Q & A: Meghan Daum
Her mother, her writing, and (un)happy endings
By Jennifer Bleyer published November 4, 2014 - last reviewed on June 9, 2016
In her new book, The Unspeakable, essayist Meghan Daum takes a clear-eyed look at the gulf between what we're supposed to feel and what we really do, beginning with her own life and her relationship with her mother.
Do you think we prefer sentimentality over authenticity?
I think there's an inclination and even pressure to lay some kind of redemptive framework on everything we experience. I noticed this when my mother was sick and dying. She was under pressure to be heroic and have epiphanies as a dying person, and I was under pressure to achieve this new closeness with her and to have some sort of breakthrough in our relationship. It's unfair, but people need so badly for everything to turn into a happy story.
Was it therapeutic to write about her and this experience?
Not really. If I were to say that, I would be falling prey to the very thing I'm trying to debunk. It would be like saying the redemption narrative has been applied. Ultimately, I think it was an act of love toward my mother to write honestly about our relationship, and her relationship with her mother, and the expectations and limitations of mother-daughter relationships.
In what ways are you your mother's daughter?

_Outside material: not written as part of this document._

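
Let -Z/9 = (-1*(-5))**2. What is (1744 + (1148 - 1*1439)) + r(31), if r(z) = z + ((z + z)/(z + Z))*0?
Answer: 1484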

She was searching for her identity and not able to ever really find it, at least from my point of view. I guess the legacy that I inherited from her was a preoccupation with identity, and instead of searching for my own, I ended up thinking and writing about it a lot. That very process perhaps became my identity. There's also my decision not to be a mother, which comes not entirely, but in part, from that legacy.
What led you to address this choice in the book?
Rather than talking about my own decision, which is only interesting to a point, I wanted to reframe the discussion around people who choose not to have children. They have the worst PR in the world. They come up with a million reasons—some shallow and some overly grandiose—and nobody will just say, "I'd rather not do this." The fact is that some people just don't want to have children. And it's a really important job that you shouldn't do if you don't want to.
Is there anything you're afraid of writing about publicly?
Oh, yeah! Many things. But nobody will ever know what those are.